Warum die Dimensionierung über Erfolg oder Misserfolg entscheidet
Die Leistungsfähigkeit einer Infrarotheizung steht und fällt mit der richtigen Dimensionierung. Ist die Heizleistung zu gering, wird der Raum nicht gleichmäßig warm. Ist sie zu hoch angesetzt, steigen die Stromkosten unnötig an.
Probleme entstehen häufig nicht durch die Technik selbst, sondern durch eine unzureichende Planung. Gerade bei Infrarotheizungen wirkt sich eine falsche Dimensionierung im Alltag besonders deutlich aus.

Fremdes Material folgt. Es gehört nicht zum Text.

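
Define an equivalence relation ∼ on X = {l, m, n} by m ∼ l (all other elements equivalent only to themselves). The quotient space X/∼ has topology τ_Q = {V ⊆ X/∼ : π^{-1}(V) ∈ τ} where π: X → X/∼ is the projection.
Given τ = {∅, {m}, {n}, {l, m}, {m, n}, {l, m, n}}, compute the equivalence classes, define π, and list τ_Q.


X/∼ = {[l=m], [n]}; |τ_Q| = 4.

Equivalence classes: [l=m], [n].
Quotient map π: X → X/∼ sends l ↦ [l=m], m ↦ [l=m], n ↦ [n].
For each subset V ⊆ X/∼, compute π^{-1}(V) ⊆ X and check whether π^{-1}(V) ∈ τ. V is open in τ_Q iff π^{-1}(V) ∈ τ.
  V = {}: π^{-1}(V) = ∅ ∈ τ ✓.
  V = {[l=m]}: π^{-1}(V) = {l, m} ∈ τ ✓.
  V = {[n]}: π^{-1}(V) = {n} ∈ τ ✓.
  V = {[l=m], [n]}: π^{-1}(V) = {l, m, n} ∈ τ ✓.
Open sets in the quotient: τ_Q = {{}, {[l=m]}, {[n]}, {[l=m], [n]}} (4 elements).


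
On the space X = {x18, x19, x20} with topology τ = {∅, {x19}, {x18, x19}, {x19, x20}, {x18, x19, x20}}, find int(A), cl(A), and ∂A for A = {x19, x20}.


int(A) = {x19, x20}, cl(A) = {x18, x19, x20}, ∂A = {x18}.

Closed sets in (X, τ) are complements of opens:
  closed(X, τ) = {∅, {x18}, {x20}, {x18, x20}, {x18, x19, x20}}.
int(A) = ⋃ {U ∈ τ : U ⊆ A}. Opens contained in A: ∅, {x19}, {x19, x20}.
Taking the union of these: int(A) = {x19, x20}.
cl(A) = ⋂ {C closed : A ⊆ C}. Closed sets containing A: {x18, x19, x20}.
Intersecting these: cl(A) = {x18, x19, x20}.
∂A = cl(A) ∖ int(A) = {x18, x19, x20} ∖ {x19, x20} = {x18}.


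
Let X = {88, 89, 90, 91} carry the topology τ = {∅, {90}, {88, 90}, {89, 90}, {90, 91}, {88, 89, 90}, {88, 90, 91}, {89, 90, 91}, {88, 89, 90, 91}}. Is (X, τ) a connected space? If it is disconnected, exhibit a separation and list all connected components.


(X, τ) is connected.

Find clopen sets (U ∈ τ with X ∖ U ∈ τ):
  U = ∅, X ∖ U = {88, 89, 90, 91} — both open, so U is clopen.
  U = {88, 89, 90, 91}, X ∖ U = ∅ — both open, so U is clopen.
Only trivial clopens (∅ and X) exist, so (X, τ) is connected.
Compute connected components by grouping points that agree on all clopens:
  component: {88, 89, 90, 91}


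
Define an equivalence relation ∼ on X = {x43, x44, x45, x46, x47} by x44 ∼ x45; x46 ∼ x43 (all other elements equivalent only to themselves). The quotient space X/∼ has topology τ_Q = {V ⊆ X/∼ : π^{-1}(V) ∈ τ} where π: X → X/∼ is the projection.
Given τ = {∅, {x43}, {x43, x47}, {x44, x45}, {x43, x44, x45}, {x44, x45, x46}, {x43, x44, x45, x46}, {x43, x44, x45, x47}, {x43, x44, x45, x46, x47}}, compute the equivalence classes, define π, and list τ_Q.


X/∼ = {[x43=x46], [x44=x45], [x47]}; |τ_Q| = 4.

Equivalence classes: [x43=x46], [x44=x45], [x47].
Quotient map π: X → X/∼ sends x43 ↦ [x43=x46], x44 ↦ [x44=x45], x45 ↦ [x44=x45], x46 ↦ [x43=x46], x47 ↦ [x47].
For each subset V ⊆ X/∼, compute π^{-1}(V) ⊆ X and check whether π^{-1}(V) ∈ τ. V is open in τ_Q iff π^{-1}(V) ∈ τ.
  V = {}: π^{-1}(V) = ∅ ∈ τ ✓.
  V = {[x43=x46]}: π^{-1}(V) = {x43, x46} ∉ τ ✗.
  V = {[x44=x45]}: π^{-1}(V) = {x44, x45} ∈ τ ✓.
  V = {[x43=x46], [x44=x45]}: π^{-1}(V) = {x43, x44, x45, x46} ∈ τ ✓.
  V = {[x47]}: π^{-1}(V) = {x47} ∉ τ ✗.
  V = {[x43=x46], [x47]}: π^{-1}(V) = {x43, x46, x47} ∉ τ ✗.
  V = {[x44=x45], [x47]}: π^{-1}(V) = {x44, x45, x47} ∉ τ ✗.
  V = {[x43=x46], [x44=x45], [x47]}: π^{-1}(V) = {x43, x44, x45, x46, x47} ∈ τ ✓.
Open sets in the quotient: τ_Q = {{}, {[x44=x45]}, {[x43=x46], [x44=x45]}, {[x43=x46], [x44=x45], [x47]}} (4 elements).


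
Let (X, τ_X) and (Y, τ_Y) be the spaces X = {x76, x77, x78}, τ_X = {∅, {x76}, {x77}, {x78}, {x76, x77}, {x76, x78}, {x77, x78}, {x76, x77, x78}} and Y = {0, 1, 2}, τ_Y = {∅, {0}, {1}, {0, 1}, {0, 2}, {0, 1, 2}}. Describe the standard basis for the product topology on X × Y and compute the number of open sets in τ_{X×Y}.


Basis B = {∅ × ∅, {x76} × {0}, {x76} × {1}, {x77} × {0}, {x77} × {1}, {x78} × {0}, {x78} × {1}, {x76} × {0, 1}, {x76} × {0, 2}, {x76, x77} × {0}, {x76, x78} × {0}, {x76, x77} × {1}, {x76, x78} × {1}, {x77} × {0, 1}, {x77} × {0, 2}, {x77, x78} × {0}, {x77, x78} × {1}, {x78} × {0, 1}, {x78} × {0, 2}, {x76} × {0, 1, 2}, {x76, x77, x78} × {0}, {x76, x77, x78} × {1}, {x77} × {0, 1, 2}, {x78} × {0, 1, 2}, {x76, x77} × {0, 1}, {x76, x78} × {0, 1}, {x76, x77} × {0, 2}, {x76, x78} × {0, 2}, {x77, x78} × {0, 1}, {x77, x78} × {0, 2}, {x76, x77} × {0, 1, 2}, {x76, x78} × {0, 1, 2}, {x76, x77, x78} × {0, 1}, {x76, x77, x78} × {0, 2}, {x77, x78} × {0, 1, 2}, {x76, x77, x78} × {0, 1, 2}}; |τ_{X×Y}| = 216.

Enumerate products U × V with U ∈ τ_X, V ∈ τ_Y (deduplicated):
  ∅ × ∅ = {} (∅)
  {x76} × {0} = {(x76,0)}
  {x76} × {1} = {(x76,1)}
  {x77} × {0} = {(x77,0)}
  {x77} × {1} = {(x77,1)}
  {x78} × {0} = {(x78,0)}
  {x78} × {1} = {(x78,1)}
  {x76} × {0, 1} = {(x76,0), (x76,1)}
  {x76} × {0, 2} = {(x76,0), (x76,2)}
  {x76, x77} × {0} = {(x76,0), (x77,0)}
  {x76, x78} × {0} = {(x76,0), (x78,0)}
  {x76, x77} × {1} = {(x76,1), (x77,1)}
  {x76, x78} × {1} = {(x76,1), (x78,1)}
  {x77} × {0, 1} = {(x77,0), (x77,1)}
  {x77} × {0, 2} = {(x77,0), (x77,2)}
  {x77, x78} × {0} = {(x77,0), (x78,0)}
  {x77, x78} × {1} = {(x77,1), (x78,1)}
  {x78} × {0, 1} = {(x78,0), (x78,1)}
  {x78} × {0, 2} = {(x78,0), (x78,2)}
  {x76} × {0, 1, 2} = {(x76,0), (x76,1), (x76,2)}
  {x76, x77, x78} × {0} = {(x76,0), (x77,0), (x78,0)}
  {x76, x77, x78} × {1} = {(x76,1), (x77,1), (x78,1)}
  {x77} × {0, 1, 2} = {(x77,0), (x77,1), (x77,2)}
  {x78} × {0, 1, 2} = {(x78,0), (x78,1), (x78,2)}
  {x76, x77} × {0, 1} = {(x76,0), (x76,1), (x77,0), (x77,1)}
  {x76, x78} × {0, 1} = {(x76,0), (x76,1), (x78,0), (x78,1)}
  {x76, x77} × {0, 2} = {(x76,0), (x76,2), (x77,0), (x77,2)}
  {x76, x78} × {0, 2} = {(x76,0), (x76,2), (x78,0), (x78,2)}
  {x77, x78} × {0, 1} = {(x77,0), (x77,1), (x78,0), (x78,1)}
  {x77, x78} × {0, 2} = {(x77,0), (x77,2), (x78,0), (x78,2)}
  {x76, x77} × {0, 1, 2} = {(x76,0), (x76,1), (x76,2), (x77,0), (x77,1), (x77,2)}
  {x76, x78} × {0, 1, 2} = {(x76,0), (x76,1), (x76,2), (x78,0), (x78,1), (x78,2)}
  {x76, x77, x78} × {0, 1} = {(x76,0), (x76,1), (x77,0), (x77,1), (x78,0), (x78,1)}
  {x76, x77, x78} × {0, 2} = {(x76,0), (x76,2), (x77,0), (x77,2), (x78,0), (x78,2)}
  {x77, x78} × {0, 1, 2} = {(x77,0), (x77,1), (x77,2), (x78,0), (x78,1), (x78,2)}
  {x76, x77, x78} × {0, 1, 2} = {(x76,0), (x76,1), (x76,2), (x77,0), (x77,1), (x77,2), (x78,0), (x78,1), (x78,2)}
These 36 distinct sets form the basis B.
Close under arbitrary unions to get τ_{X×Y}; counting gives |τ_{X×Y}| = 216.


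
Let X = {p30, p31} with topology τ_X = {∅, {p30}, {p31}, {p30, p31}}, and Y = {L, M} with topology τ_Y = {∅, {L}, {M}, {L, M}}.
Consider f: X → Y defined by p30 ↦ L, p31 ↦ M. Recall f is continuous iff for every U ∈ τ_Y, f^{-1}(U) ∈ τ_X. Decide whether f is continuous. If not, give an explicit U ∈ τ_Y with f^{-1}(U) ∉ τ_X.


f IS continuous.

Compute f^{-1}(U) for each U ∈ τ_Y:
  U = ∅: f^{-1}(U) = ∅ ∈ τ_X ✓.
  U = {L}: f^{-1}(U) = {p30} ∈ τ_X ✓.
  U = {M}: f^{-1}(U) = {p31} ∈ τ_X ✓.
  U = {L, M}: f^{-1}(U) = {p30, p31} ∈ τ_X ✓.
Every preimage lies in τ_X, so f IS continuous.


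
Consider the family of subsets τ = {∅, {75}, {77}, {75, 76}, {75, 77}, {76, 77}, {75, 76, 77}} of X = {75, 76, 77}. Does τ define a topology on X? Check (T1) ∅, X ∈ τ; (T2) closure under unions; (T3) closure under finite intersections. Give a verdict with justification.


τ is NOT a topology on X.

Axiom (T1): ∅ ∈ τ? Yes; X ∈ τ? Yes.
Axiom (T2/T3): check pairwise unions and intersections of members of τ.
Counterexample for (T3): {75, 76} ∩ {76, 77} = {76} ∉ τ. Therefore τ is NOT a topology.


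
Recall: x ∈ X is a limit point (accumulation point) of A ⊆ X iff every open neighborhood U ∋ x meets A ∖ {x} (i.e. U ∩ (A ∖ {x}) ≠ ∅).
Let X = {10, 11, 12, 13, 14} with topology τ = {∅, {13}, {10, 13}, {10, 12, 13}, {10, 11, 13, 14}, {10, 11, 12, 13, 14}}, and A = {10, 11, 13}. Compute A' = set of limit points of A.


A' = {10, 11, 12, 14}

For each x ∈ X, list the open sets U ∈ τ with x ∈ U, then check whether U ∩ (A ∖ {x}) ≠ ∅ for every such U.
  x = 10: opens ∋ x are {10, 13}, {10, 12, 13}, {10, 11, 13, 14}, {10, 11, 12, 13, 14}; each meets A ∖ {10}, so x IS a limit point.
  x = 11: opens ∋ x are {10, 11, 13, 14}, {10, 11, 12, 13, 14}; each meets A ∖ {11}, so x IS a limit point.
  x = 12: opens ∋ x are {10, 12, 13}, {10, 11, 12, 13, 14}; each meets A ∖ {12}, so x IS a limit point.
  x = 13: open {13} ∋ x has {13} ∩ (A ∖ {13}) = ∅, so x is NOT a limit point.
  x = 14: opens ∋ x are {10, 11, 13, 14}, {10, 11, 12, 13, 14}; each meets A ∖ {14}, so x IS a limit point.
Collecting: A' = {10, 11, 12, 14}.


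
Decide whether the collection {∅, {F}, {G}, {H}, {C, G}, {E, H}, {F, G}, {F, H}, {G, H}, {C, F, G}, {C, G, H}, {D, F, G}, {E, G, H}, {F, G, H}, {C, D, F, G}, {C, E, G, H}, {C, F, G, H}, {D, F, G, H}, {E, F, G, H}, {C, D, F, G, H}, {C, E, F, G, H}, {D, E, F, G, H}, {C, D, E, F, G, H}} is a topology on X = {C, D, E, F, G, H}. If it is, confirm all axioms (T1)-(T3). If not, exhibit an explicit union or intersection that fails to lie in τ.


τ is NOT a topology on X.

Axiom (T1): ∅ ∈ τ? Yes; X ∈ τ? Yes.
Axiom (T2/T3): check pairwise unions and intersections of members of τ.
Counterexample for (T2): {F} ∪ {E, H} = {E, F, H} ∉ τ. Therefore τ is NOT a topology.


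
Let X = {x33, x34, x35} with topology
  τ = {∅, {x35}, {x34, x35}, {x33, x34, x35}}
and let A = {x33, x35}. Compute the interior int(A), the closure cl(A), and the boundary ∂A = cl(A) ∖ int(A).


int(A) = {x35}, cl(A) = {x33, x34, x35}, ∂A = {x33, x34}.

Closed sets in (X, τ) are complements of opens:
  closed(X, τ) = {∅, {x33}, {x33, x34}, {x33, x34, x35}}.
int(A) = ⋃ {U ∈ τ : U ⊆ A}. Opens contained in A: ∅, {x35}.
Taking the union of these: int(A) = {x35}.
cl(A) = ⋂ {C closed : A ⊆ C}. Closed sets containing A: {x33, x34, x35}.
Intersecting these: cl(A) = {x33, x34, x35}.
∂A = cl(A) ∖ int(A) = {x33, x34, x35} ∖ {x35} = {x33, x34}.


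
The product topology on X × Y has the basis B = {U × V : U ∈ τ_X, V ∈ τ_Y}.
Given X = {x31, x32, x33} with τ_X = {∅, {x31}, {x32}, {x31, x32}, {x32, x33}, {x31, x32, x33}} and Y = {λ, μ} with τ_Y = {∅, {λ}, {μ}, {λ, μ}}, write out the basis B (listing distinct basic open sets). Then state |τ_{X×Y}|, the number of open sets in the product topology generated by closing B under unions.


Basis B = {∅ × ∅, {x31} × {λ}, {x31} × {μ}, {x32} × {λ}, {x32} × {μ}, {x31} × {λ, μ}, {x31, x32} × {λ}, {x31, x32} × {μ}, {x32} × {λ, μ}, {x32, x33} × {λ}, {x32, x33} × {μ}, {x31, x32, x33} × {λ}, {x31, x32, x33} × {μ}, {x31, x32} × {λ, μ}, {x32, x33} × {λ, μ}, {x31, x32, x33} × {λ, μ}}; |τ_{X×Y}| = 36.

Enumerate products U × V with U ∈ τ_X, V ∈ τ_Y (deduplicated):
  ∅ × ∅ = {} (∅)
  {x31} × {λ} = {(x31,λ)}
  {x31} × {μ} = {(x31,μ)}
  {x32} × {λ} = {(x32,λ)}
  {x32} × {μ} = {(x32,μ)}
  {x31} × {λ, μ} = {(x31,λ), (x31,μ)}
  {x31, x32} × {λ} = {(x31,λ), (x32,λ)}
  {x31, x32} × {μ} = {(x31,μ), (x32,μ)}
  {x32} × {λ, μ} = {(x32,λ), (x32,μ)}
  {x32, x33} × {λ} = {(x32,λ), (x33,λ)}
  {x32, x33} × {μ} = {(x32,μ), (x33,μ)}
  {x31, x32, x33} × {λ} = {(x31,λ), (x32,λ), (x33,λ)}
  {x31, x32, x33} × {μ} = {(x31,μ), (x32,μ), (x33,μ)}
  {x31, x32} × {λ, μ} = {(x31,λ), (x31,μ), (x32,λ), (x32,μ)}
  {x32, x33} × {λ, μ} = {(x32,λ), (x32,μ), (x33,λ), (x33,μ)}
  {x31, x32, x33} × {λ, μ} = {(x31,λ), (x31,μ), (x32,λ), (x32,μ), (x33,λ), (x33,μ)}
These 16 distinct sets form the basis B.
Close under arbitrary unions to get τ_{X×Y}; counting gives |τ_{X×Y}| = 36.


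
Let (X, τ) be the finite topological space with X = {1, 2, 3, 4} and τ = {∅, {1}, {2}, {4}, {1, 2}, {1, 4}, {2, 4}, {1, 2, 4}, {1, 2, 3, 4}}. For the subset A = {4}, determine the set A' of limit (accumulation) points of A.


A' = {3}

For each x ∈ X, list the open sets U ∈ τ with x ∈ U, then check whether U ∩ (A ∖ {x}) ≠ ∅ for every such U.
  x = 1: open {1} ∋ x has {1} ∩ (A ∖ {1}) = ∅, so x is NOT a limit point.
  x = 2: open {2} ∋ x has {2} ∩ (A ∖ {2}) = ∅, so x is NOT a limit point.
  x = 3: opens ∋ x are {1, 2, 3, 4}; each meets A ∖ {3}, so x IS a limit point.
  x = 4: open {4} ∋ x has {4} ∩ (A ∖ {4}) = ∅, so x is NOT a limit point.
Collecting: A' = {3}.


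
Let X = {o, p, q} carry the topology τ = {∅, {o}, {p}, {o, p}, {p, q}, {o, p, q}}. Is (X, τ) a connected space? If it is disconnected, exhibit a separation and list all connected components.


(X, τ) is disconnected; components = [{o}, {p, q}].

Find clopen sets (U ∈ τ with X ∖ U ∈ τ):
  U = ∅, X ∖ U = {o, p, q} — both open, so U is clopen.
  U = {o}, X ∖ U = {p, q} — both open, so U is clopen.
  U = {p, q}, X ∖ U = {o} — both open, so U is clopen.
  U = {o, p, q}, X ∖ U = ∅ — both open, so U is clopen.
Nontrivial clopen(s) exist: e.g. {p, q}. So (X, τ) is disconnected.
Compute connected components by grouping points that agree on all clopens:
  component: {o}
  component: {p, q}


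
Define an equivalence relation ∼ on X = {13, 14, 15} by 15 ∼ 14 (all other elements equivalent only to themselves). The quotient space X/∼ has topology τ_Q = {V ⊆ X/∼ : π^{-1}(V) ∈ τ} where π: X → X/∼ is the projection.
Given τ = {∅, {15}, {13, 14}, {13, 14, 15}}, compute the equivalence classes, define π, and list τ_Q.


X/∼ = {[13], [14=15]}; |τ_Q| = 2.

Equivalence classes: [13], [14=15].
Quotient map π: X → X/∼ sends 13 ↦ [13], 14 ↦ [14=15], 15 ↦ [14=15].
For each subset V ⊆ X/∼, compute π^{-1}(V) ⊆ X and check whether π^{-1}(V) ∈ τ. V is open in τ_Q iff π^{-1}(V) ∈ τ.
  V = {}: π^{-1}(V) = ∅ ∈ τ ✓.
  V = {[13]}: π^{-1}(V) = {13} ∉ τ ✗.
  V = {[14=15]}: π^{-1}(V) = {14, 15} ∉ τ ✗.
  V = {[13], [14=15]}: π^{-1}(V) = {13, 14, 15} ∈ τ ✓.
Open sets in the quotient: τ_Q = {{}, {[13], [14=15]}} (2 elements).


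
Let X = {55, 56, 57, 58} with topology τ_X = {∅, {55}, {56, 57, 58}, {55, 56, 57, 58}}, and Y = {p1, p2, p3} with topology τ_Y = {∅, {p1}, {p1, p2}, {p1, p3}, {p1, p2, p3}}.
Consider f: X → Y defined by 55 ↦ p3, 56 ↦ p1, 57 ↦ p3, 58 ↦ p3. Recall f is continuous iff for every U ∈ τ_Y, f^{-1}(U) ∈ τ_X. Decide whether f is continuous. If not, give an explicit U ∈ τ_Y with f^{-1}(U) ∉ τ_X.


f is NOT continuous.

Compute f^{-1}(U) for each U ∈ τ_Y:
  U = ∅: f^{-1}(U) = ∅ ∈ τ_X ✓.
  U = {p1}: f^{-1}(U) = {56} ∉ τ_X ✗.
  U = {p1, p2}: f^{-1}(U) = {56} ∉ τ_X ✗.
  U = {p1, p3}: f^{-1}(U) = {55, 56, 57, 58} ∈ τ_X ✓.
  U = {p1, p2, p3}: f^{-1}(U) = {55, 56, 57, 58} ∈ τ_X ✓.
Found U = {p1} with f^{-1}(U) = {56} not in τ_X. Therefore f is NOT continuous.


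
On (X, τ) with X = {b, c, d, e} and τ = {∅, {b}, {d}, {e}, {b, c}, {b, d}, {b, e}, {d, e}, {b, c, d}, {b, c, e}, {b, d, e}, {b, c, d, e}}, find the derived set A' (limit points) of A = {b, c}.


A' = {c}

For each x ∈ X, list the open sets U ∈ τ with x ∈ U, then check whether U ∩ (A ∖ {x}) ≠ ∅ for every such U.
  x = b: open {b} ∋ x has {b} ∩ (A ∖ {b}) = ∅, so x is NOT a limit point.
  x = c: opens ∋ x are {b, c}, {b, c, d}, {b, c, e}, {b, c, d, e}; each meets A ∖ {c}, so x IS a limit point.
  x = d: open {d} ∋ x has {d} ∩ (A ∖ {d}) = ∅, so x is NOT a limit point.
  x = e: open {e} ∋ x has {e} ∩ (A ∖ {e}) = ∅, so x is NOT a limit point.
Collecting: A' = {c}.


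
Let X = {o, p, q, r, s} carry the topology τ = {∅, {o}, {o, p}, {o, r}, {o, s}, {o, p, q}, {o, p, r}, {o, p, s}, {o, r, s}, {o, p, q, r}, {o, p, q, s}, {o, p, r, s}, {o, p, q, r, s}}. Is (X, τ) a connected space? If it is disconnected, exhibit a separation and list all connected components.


(X, τ) is connected.

Find clopen sets (U ∈ τ with X ∖ U ∈ τ):
  U = ∅, X ∖ U = {o, p, q, r, s} — both open, so U is clopen.
  U = {o, p, q, r, s}, X ∖ U = ∅ — both open, so U is clopen.
Only trivial clopens (∅ and X) exist, so (X, τ) is connected.
Compute connected components by grouping points that agree on all clopens:
  component: {o, p, q, r, s}


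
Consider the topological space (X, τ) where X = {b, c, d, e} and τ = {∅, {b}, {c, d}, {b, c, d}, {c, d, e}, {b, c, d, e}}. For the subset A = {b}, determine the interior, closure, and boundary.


int(A) = {b}, cl(A) = {b}, ∂A = ∅.

Closed sets in (X, τ) are complements of opens:
  closed(X, τ) = {∅, {b}, {e}, {b, e}, {c, d, e}, {b, c, d, e}}.
int(A) = ⋃ {U ∈ τ : U ⊆ A}. Opens contained in A: ∅, {b}.
Taking the union of these: int(A) = {b}.
cl(A) = ⋂ {C closed : A ⊆ C}. Closed sets containing A: {b}, {b, e}, {b, c, d, e}.
Intersecting these: cl(A) = {b}.
∂A = cl(A) ∖ int(A) = {b} ∖ {b} = ∅.


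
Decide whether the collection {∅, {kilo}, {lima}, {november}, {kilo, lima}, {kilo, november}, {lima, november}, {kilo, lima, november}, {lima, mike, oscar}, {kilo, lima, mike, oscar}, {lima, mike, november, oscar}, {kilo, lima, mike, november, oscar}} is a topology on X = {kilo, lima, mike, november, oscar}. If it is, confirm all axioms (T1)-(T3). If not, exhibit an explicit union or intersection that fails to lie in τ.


τ IS a topology on X.

Axiom (T1): ∅ ∈ τ? Yes; X ∈ τ? Yes.
Axiom (T2/T3): check pairwise unions and intersections of members of τ.
All pairwise intersections and unions checked — each lies in τ. Therefore τ satisfies (T1), (T2), (T3): it IS a topology on X.


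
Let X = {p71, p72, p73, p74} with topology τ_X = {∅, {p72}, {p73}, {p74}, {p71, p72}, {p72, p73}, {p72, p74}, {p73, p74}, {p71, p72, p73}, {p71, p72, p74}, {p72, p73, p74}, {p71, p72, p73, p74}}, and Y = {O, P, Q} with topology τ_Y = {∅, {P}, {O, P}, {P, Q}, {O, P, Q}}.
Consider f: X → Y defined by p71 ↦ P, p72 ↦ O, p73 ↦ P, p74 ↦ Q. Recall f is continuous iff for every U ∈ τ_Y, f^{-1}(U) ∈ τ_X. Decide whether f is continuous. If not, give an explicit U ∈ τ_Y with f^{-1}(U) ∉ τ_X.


f is NOT continuous.

Compute f^{-1}(U) for each U ∈ τ_Y:
  U = ∅: f^{-1}(U) = ∅ ∈ τ_X ✓.
  U = {P}: f^{-1}(U) = {p71, p73} ∉ τ_X ✗.
  U = {O, P}: f^{-1}(U) = {p71, p72, p73} ∈ τ_X ✓.
  U = {P, Q}: f^{-1}(U) = {p71, p73, p74} ∉ τ_X ✗.
  U = {O, P, Q}: f^{-1}(U) = {p71, p72, p73, p74} ∈ τ_X ✓.
Found U = {P} with f^{-1}(U) = {p71, p73} not in τ_X. Therefore f is NOT continuous.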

Warum Quadratmeter-Angaben allein nicht ausreichen
Häufig wird empfohlen, die Heizleistung anhand pauschaler Quadratmeterwerte zu bestimmen. Solche Richtwerte können eine grobe Orientierung liefern, sind jedoch keine verlässliche Planungsgrundlage.
Ein Raum mit gleicher Fläche kann je nach Dämmstandard, Raumhöhe oder Fensteranteil einen völlig unterschiedlichen Wärmebedarf haben. Wer sich ausschließlich an Quadratmetern orientiert, riskiert Fehlentscheidungen.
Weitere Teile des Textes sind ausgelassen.